Bur oak blight is a fungal leaf disease that gained attention in Minnesota and Iowa in the mid-to-late 2000s. Bur oak blight causes leaf browning and leaf loss in late summer and early fall. It affects only the small-acorn variety of bur oak (Quercus macrocarpa var. oliviformis). Unfortunately, that's the one variety we have in Minnesota. Bur oak blight is caused by a native fungal pathogen, Tubakia iowensis, which likely has been intensified by above-average spring rainfall since the 1990s.

Wedge-shaped leaf death (tip of leaf) and leaf vein browning (bottom right of leaf) are telltale signs of bur oak blight.

Bur oak showing extreme sign of bur oak blight.

Since bur oak blight is a relatively new phenomenon, we don't know its long-term impact to Minnesota. Forest health staff has surveyed hundreds of bur oaks in central and southern Minnesota. From 2017 to 2020, the average annual number of bur oaks surveyed with severe defoliation from bur oak blight ranged from 0 to 5 percent. Our surveys show that when May precipitation is abundant, bur oak blight is more common. We have also found that some bur oaks that have incurred root damage from past home remodeling show much more severe bur oak blight.

Bur oak blight can have a severe impact on individual bur oaks, but most bur oaks in Minnesota are not severely affected by it.

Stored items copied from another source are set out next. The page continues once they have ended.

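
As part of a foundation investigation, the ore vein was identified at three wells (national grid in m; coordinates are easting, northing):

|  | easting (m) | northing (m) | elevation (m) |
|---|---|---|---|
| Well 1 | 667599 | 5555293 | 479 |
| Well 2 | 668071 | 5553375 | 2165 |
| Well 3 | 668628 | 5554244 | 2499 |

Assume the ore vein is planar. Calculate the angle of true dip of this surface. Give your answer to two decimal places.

56.64°

Let the plane be z = a·easting + b·northing + c.
Well 2−Well 1: 472a − 1918b = 1686;  Well 3−Well 1: 1029a − 1049b = 2020.
Solving gives a = 1.42425, b = −0.52855.
Gradient magnitude |∇z| = √(a² + b²) = √(2.02849 + 0.27936) = 1.51916.
True dip = arctan(1.51916) = 56.64°, dipping toward WNW (azimuth ≈ 290°).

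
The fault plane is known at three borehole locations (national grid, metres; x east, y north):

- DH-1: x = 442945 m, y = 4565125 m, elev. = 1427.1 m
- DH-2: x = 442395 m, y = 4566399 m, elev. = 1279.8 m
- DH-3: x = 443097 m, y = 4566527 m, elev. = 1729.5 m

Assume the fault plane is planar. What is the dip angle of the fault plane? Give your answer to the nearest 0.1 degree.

Two edge vectors: DH-1→DH-2 = (-550, 1274, -147.3), DH-1→DH-3 = (152, 1402, 302.4).
Normal n = (DH-1→DH-2) × (DH-1→DH-3) = (591772.2, 143930.4, -964748).
So ∂z/∂x = −n_x/n_z = 0.61340 and ∂z/∂y = −n_y/n_z = 0.14919.
Gradient magnitude |∇z| = √(a² + b²) = √(0.37625 + 0.02226) = 0.63128.
True dip = arctan(0.63128) = 32.3°, dipping toward WSW (azimuth ≈ 256°).

32.3°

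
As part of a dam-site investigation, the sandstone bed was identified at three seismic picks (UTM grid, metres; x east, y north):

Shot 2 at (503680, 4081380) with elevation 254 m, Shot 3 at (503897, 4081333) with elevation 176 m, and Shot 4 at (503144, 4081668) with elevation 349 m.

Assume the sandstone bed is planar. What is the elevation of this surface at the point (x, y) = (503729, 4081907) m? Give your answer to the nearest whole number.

Two edge vectors: Shot 2→Shot 3 = (217, -47, -78), Shot 2→Shot 4 = (-536, 288, 95).
Normal n = (Shot 2→Shot 3) × (Shot 2→Shot 4) = (17999, 21193, 37304).
So ∂z/∂x = −n_x/n_z = −0.48249517 and ∂z/∂y = −n_y/n_z = −0.56811602.
Intercept c from Shot 2: 254 + 243023.17 + 2318697.36 = 2561974.53.
At (503729, 4081907): z = −243046.8 − 2318996.8 + 2561974.53 = -69.0 m.

-69 m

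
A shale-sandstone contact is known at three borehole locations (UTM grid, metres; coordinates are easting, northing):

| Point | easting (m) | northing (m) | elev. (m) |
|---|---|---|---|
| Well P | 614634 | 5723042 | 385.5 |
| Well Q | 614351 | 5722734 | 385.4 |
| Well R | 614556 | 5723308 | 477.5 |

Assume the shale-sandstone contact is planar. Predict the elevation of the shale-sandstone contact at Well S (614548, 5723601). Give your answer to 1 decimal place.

Let the plane be z = a·easting + b·northing + c.
Well Q−Well P: −283a − 308b = −0.1;  Well R−Well P: −78a + 266b = 92.
Solving gives a = −0.285083886, b = 0.262268635.
Then c = 385.5 − a·614634 − b·5723042 = −1325366.66.
At (614548, 5723601): z = −175197.7 + 1501121.0 − 1325366.66 = 556.6 m.

556.6 m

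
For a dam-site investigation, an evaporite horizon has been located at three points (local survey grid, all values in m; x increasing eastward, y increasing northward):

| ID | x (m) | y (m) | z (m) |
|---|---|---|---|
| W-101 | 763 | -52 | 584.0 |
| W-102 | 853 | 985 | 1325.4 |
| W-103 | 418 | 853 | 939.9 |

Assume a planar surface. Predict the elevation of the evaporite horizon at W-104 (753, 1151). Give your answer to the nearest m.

Two edge vectors: W-101→W-102 = (90, 1037, 741.4), W-101→W-103 = (-345, 905, 355.9).
Normal n = (W-101→W-102) × (W-101→W-103) = (-301898.7, -287814, 439215).
So ∂z/∂x = −n_x/n_z = 0.68736 and ∂z/∂y = −n_y/n_z = 0.65529.
Intercept c from W-101: 584 − 524.46 + 34.08 = 93.62.
At (753, 1151): z = 517.6 + 754.2 + 93.62 = 1365.4 m.

1365 m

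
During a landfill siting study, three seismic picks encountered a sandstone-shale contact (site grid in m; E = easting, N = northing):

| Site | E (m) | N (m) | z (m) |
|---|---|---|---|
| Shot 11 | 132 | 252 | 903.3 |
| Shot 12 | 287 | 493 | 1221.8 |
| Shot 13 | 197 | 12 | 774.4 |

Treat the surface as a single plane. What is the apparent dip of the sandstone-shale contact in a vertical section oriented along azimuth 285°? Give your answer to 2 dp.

Let the plane be z = a·E + b·N + c.
Shot 12−Shot 11: 155a + 241b = 318.5;  Shot 13−Shot 11: 65a − 240b = −128.9.
Solving gives a = 0.85832, b = 0.76955.
Unit vector along 285° is (sin 285°, cos 285°) = (-0.9659, 0.2588).
Slope in that direction = a·(-0.9659) + b·(0.2588) = −0.62990.
Apparent dip = arctan|0.62990| = 32.21° (true dip is 49.1°, so apparent ≤ true as expected).

32.21°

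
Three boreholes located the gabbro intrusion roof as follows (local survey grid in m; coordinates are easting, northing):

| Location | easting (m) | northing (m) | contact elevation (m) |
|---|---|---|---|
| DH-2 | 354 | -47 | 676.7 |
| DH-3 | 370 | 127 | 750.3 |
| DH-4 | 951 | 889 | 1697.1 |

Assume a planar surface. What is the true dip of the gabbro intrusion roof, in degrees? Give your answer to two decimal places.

51.59°

Two edge vectors: DH-2→DH-3 = (16, 174, 73.6), DH-2→DH-4 = (597, 936, 1020.4).
Normal n = (DH-2→DH-3) × (DH-2→DH-4) = (108660, 27612.8, -88902).
So ∂z/∂easting = −n_x/n_z = 1.22224 and ∂z/∂northing = −n_y/n_z = 0.31060.
Gradient magnitude |∇z| = √(a² + b²) = √(1.49388 + 0.09647) = 1.26109.
True dip = arctan(1.26109) = 51.59°, dipping toward WSW (azimuth ≈ 256°).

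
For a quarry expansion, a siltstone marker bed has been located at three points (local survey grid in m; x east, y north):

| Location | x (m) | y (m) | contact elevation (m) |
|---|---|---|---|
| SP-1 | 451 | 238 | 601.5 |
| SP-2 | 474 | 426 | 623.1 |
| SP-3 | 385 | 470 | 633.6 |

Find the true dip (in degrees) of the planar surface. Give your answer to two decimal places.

7.68°

Two edge vectors: SP-1→SP-2 = (23, 188, 21.6), SP-1→SP-3 = (-66, 232, 32.1).
Normal n = (SP-1→SP-2) × (SP-1→SP-3) = (1023.6, -2163.9, 17744).
So ∂z/∂x = −n_x/n_z = −0.05769 and ∂z/∂y = −n_y/n_z = 0.12195.
Gradient magnitude |∇z| = √(a² + b²) = √(0.00333 + 0.01487) = 0.13491.
True dip = arctan(0.13491) = 7.68°, dipping toward SSE (azimuth ≈ 155°).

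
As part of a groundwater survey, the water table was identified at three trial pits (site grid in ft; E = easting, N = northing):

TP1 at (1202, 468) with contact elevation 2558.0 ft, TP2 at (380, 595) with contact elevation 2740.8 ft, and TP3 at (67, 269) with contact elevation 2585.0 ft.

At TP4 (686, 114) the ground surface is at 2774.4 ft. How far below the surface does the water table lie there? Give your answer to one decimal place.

Two edge vectors: TP1→TP2 = (-822, 127, 182.8), TP1→TP3 = (-1135, -199, 27).
Normal n = (TP1→TP2) × (TP1→TP3) = (39806.2, -185284, 307723).
So ∂z/∂E = −n_x/n_z = −0.129357 and ∂z/∂N = −n_y/n_z = 0.602113.
Intercept c from TP1: 2558 + 155.49 − 281.79 = 2431.70.
At (686, 114): z_contact = −88.74 + 68.64 + 2431.70 = 2411.60 ft.
Depth below ground = 2774.4 − 2411.60 = 362.8 ft.

362.8 ft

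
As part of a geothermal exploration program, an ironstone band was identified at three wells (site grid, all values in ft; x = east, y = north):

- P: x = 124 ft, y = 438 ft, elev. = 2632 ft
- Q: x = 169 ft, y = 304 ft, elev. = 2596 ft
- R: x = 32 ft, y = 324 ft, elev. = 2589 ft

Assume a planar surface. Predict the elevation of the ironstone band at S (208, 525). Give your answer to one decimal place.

2666.1 ft

Two edge vectors: P→Q = (45, -134, -36), P→R = (-92, -114, -43).
Normal n = (P→Q) × (P→R) = (1658, 5247, -17458).
So ∂z/∂x = −n_x/n_z = 0.09497 and ∂z/∂y = −n_y/n_z = 0.30055.
Intercept c from P: 2632 − 11.78 − 131.64 = 2488.58.
At (208, 525): z = 19.8 + 157.8 + 2488.58 = 2666.1 ft.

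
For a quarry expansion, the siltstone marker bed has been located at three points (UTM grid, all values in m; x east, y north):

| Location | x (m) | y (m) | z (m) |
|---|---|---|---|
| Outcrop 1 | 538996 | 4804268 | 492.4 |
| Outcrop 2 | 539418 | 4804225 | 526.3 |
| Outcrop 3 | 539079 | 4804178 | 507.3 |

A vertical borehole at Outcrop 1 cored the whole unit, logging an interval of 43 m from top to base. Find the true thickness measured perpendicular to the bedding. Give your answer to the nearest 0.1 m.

42.7 m

Two edge vectors: Outcrop 1→Outcrop 2 = (422, -43, 33.9), Outcrop 1→Outcrop 3 = (83, -90, 14.9).
Normal n = (Outcrop 1→Outcrop 2) × (Outcrop 1→Outcrop 3) = (2410.3, -3474.1, -34411).
So ∂z/∂x = −n_x/n_z = 0.07004 and ∂z/∂y = −n_y/n_z = −0.10096.
|∇z| = √(a²+b²) = 0.12288, so dip δ = arctan(0.12288) = 7.01°.
True thickness = vertical thickness × cos δ = 43 × cos 7.01° = 42.7 m.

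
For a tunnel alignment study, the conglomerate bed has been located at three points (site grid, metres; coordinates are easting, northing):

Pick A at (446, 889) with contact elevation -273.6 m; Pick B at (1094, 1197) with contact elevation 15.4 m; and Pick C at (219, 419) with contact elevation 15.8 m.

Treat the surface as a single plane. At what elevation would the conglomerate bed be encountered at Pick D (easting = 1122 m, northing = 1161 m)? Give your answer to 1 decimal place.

Let the plane be z = a·easting + b·northing + c.
Pick B−Pick A: 648a + 308b = 289;  Pick C−Pick A: −227a − 470b = 289.4.
Solving gives a = 0.958751, b = −1.078801.
Then c = -273.6 − a·446 − b·889 = 257.85.
At (1122, 1161): z = 1075.7 − 1252.5 + 257.85 = 81.1 m.

81.1 m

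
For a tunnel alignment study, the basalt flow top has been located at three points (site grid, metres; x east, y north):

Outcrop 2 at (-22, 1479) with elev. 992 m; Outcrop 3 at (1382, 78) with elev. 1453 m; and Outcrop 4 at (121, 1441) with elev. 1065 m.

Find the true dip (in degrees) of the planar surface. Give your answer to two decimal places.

32.13°

Let the plane be z = a·x + b·y + c.
Outcrop 3−Outcrop 2: 1404a − 1401b = 461;  Outcrop 4−Outcrop 2: 143a − 38b = 73.
Solving gives a = 0.57660, b = 0.24878.
Gradient magnitude |∇z| = √(a² + b²) = √(0.33247 + 0.06189) = 0.62798.
True dip = arctan(0.62798) = 32.13°, dipping toward WSW (azimuth ≈ 247°).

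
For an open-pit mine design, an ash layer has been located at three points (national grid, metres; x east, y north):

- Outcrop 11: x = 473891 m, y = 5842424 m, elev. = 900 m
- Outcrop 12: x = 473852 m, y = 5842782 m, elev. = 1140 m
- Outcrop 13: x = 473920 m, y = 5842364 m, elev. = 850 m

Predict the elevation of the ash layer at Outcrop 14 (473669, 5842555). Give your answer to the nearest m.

1078 m

Two edge vectors: Outcrop 11→Outcrop 12 = (-39, 358, 240), Outcrop 11→Outcrop 13 = (29, -60, -50).
Normal n = (Outcrop 11→Outcrop 12) × (Outcrop 11→Outcrop 13) = (-3500, 5010, -8042).
So ∂z/∂x = −n_x/n_z = −0.43521512 and ∂z/∂y = −n_y/n_z = 0.62297936.
Intercept c from Outcrop 11: 900 + 206244.53 − 3639709.55 = −3432565.03.
At (473669, 5842555): z = −206147.9 + 3639791.2 − 3432565.03 = 1078.2 m.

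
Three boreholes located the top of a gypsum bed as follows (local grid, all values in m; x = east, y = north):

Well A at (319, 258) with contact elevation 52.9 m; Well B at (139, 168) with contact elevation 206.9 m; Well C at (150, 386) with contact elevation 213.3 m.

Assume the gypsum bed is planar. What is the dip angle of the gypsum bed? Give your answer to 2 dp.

41.86°

Let the plane be z = a·x + b·y + c.
Well B−Well A: −180a − 90b = 154;  Well C−Well A: −169a + 128b = 160.4.
Solving gives a = −0.89276, b = 0.07441.
Gradient magnitude |∇z| = √(a² + b²) = √(0.79702 + 0.00554) = 0.89585.
True dip = arctan(0.89585) = 41.86°, dipping toward E (azimuth ≈ 095°).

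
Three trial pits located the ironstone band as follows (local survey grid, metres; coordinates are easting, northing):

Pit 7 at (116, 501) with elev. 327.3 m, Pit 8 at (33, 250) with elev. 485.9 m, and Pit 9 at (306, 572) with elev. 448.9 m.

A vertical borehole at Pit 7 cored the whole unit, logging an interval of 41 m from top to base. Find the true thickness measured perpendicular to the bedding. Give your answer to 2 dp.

Two edge vectors: Pit 7→Pit 8 = (-83, -251, 158.6), Pit 7→Pit 9 = (190, 71, 121.6).
Normal n = (Pit 7→Pit 8) × (Pit 7→Pit 9) = (-41782.2, 40226.8, 41797).
So ∂z/∂easting = −n_x/n_z = 0.99965 and ∂z/∂northing = −n_y/n_z = −0.96243.
|∇z| = √(a²+b²) = 1.38765, so dip δ = arctan(1.38765) = 54.22°.
True thickness = vertical thickness × cos δ = 41 × cos 54.22° = 23.97 m.

23.97 m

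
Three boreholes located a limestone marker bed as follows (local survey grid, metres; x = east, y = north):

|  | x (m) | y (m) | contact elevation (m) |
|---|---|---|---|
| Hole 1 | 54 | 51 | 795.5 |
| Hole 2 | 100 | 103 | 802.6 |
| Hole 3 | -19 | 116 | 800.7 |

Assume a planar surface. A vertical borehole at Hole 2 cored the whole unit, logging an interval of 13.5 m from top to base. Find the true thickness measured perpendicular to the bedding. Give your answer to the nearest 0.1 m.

Two edge vectors: Hole 1→Hole 2 = (46, 52, 7.1), Hole 1→Hole 3 = (-73, 65, 5.2).
Normal n = (Hole 1→Hole 2) × (Hole 1→Hole 3) = (-191.1, -757.5, 6786).
So ∂z/∂x = −n_x/n_z = 0.02816 and ∂z/∂y = −n_y/n_z = 0.11163.
|∇z| = √(a²+b²) = 0.11512, so dip δ = arctan(0.11512) = 6.57°.
True thickness = vertical thickness × cos δ = 13.5 × cos 6.57° = 13.4 m.

13.4 m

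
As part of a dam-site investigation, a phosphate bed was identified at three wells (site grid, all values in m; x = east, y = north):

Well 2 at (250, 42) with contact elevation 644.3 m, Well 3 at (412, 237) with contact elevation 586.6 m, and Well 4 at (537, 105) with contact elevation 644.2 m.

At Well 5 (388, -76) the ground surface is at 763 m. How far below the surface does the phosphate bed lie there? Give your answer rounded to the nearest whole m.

65 m

Two edge vectors: Well 2→Well 3 = (162, 195, -57.7), Well 2→Well 4 = (287, 63, -0.1).
Normal n = (Well 2→Well 3) × (Well 2→Well 4) = (3615.6, -16543.7, -45759).
So ∂z/∂x = −n_x/n_z = 0.07901 and ∂z/∂y = −n_y/n_z = −0.36154.
Intercept c from Well 2: 644.3 − 19.75 + 15.18 = 639.73.
At (388, -76): z_contact = 30.7 + 27.5 + 639.73 = 697.9 m.
Depth below ground = 763 − 697.9 = 65 m.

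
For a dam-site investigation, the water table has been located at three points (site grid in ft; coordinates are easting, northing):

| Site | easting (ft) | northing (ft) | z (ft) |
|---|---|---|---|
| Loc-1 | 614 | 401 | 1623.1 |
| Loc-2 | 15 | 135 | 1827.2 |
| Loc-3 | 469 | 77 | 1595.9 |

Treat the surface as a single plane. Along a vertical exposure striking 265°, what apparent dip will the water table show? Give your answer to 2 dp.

Two edge vectors: Loc-1→Loc-2 = (-599, -266, 204.1), Loc-1→Loc-3 = (-145, -324, -27.2).
Normal n = (Loc-1→Loc-2) × (Loc-1→Loc-3) = (73363.6, -45887.3, 155506).
So ∂z/∂easting = −n_x/n_z = −0.47177 and ∂z/∂northing = −n_y/n_z = 0.29508.
Unit vector along 265° is (sin 265°, cos 265°) = (-0.9962, -0.0872).
Slope in that direction = a·(-0.9962) + b·(-0.0872) = 0.44426.
Apparent dip = arctan|0.44426| = 23.95° (true dip is 29.1°, so apparent ≤ true as expected).

23.95°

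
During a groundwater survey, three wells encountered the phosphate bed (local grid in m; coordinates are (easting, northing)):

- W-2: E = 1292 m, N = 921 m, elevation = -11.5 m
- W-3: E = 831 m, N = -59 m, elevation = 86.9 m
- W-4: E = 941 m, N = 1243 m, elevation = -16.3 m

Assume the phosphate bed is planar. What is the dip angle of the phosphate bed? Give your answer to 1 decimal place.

5.3°

Two edge vectors: W-2→W-3 = (-461, -980, 98.4), W-2→W-4 = (-351, 322, -4.8).
Normal n = (W-2→W-3) × (W-2→W-4) = (-26980.8, -36751.2, -492422).
So ∂z/∂E = −n_x/n_z = −0.05479 and ∂z/∂N = −n_y/n_z = −0.07463.
Gradient magnitude |∇z| = √(a² + b²) = √(0.00300 + 0.00557) = 0.09259.
True dip = arctan(0.09259) = 5.3°, dipping toward NE (azimuth ≈ 036°).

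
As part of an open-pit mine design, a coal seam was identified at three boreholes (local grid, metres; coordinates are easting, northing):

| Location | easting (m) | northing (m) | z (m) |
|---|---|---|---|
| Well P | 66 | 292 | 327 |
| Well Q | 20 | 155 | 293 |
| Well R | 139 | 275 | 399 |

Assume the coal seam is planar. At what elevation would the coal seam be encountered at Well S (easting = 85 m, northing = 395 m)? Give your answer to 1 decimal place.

Let the plane be z = a·easting + b·northing + c.
Well Q−Well P: −46a − 137b = −34;  Well R−Well P: 73a − 17b = 72.
Solving gives a = 0.96838, b = −0.07697.
Then c = 327 − a·66 − b·292 = 285.56.
At (85, 395): z = 82.3 − 30.4 + 285.56 = 337.5 m.

337.5 m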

It's important to remember that bur oaks can lose up to 50 percent of their canopies every year but still remain relatively healthy. However, when a bur oak loses more than half its leaves for several consecutive years, it may become stressed and susceptible to other problems, such as two-lined chestnut borer and Armillaria root disease

bur oak showing sign of BOB
same bur oak showing recovery from BOB
same bur oak healthy

The same bur oak in Zimmerman, Minnesota, photographed in September 2015, 2016, and 2017, from left to right

Even when a bur oak has had severe bur oak blight, it may be relatively healthy. The best time to evaluate bur oak health is in June: if the tree does not have branch dieback or epicormic shoots (small, young branches growing out of the trunk and big limbs), it is probably not stressed.

Bur oak blight fact sheet

Location

Bur oak blight can be found wherever bur oak grows in Minnesota.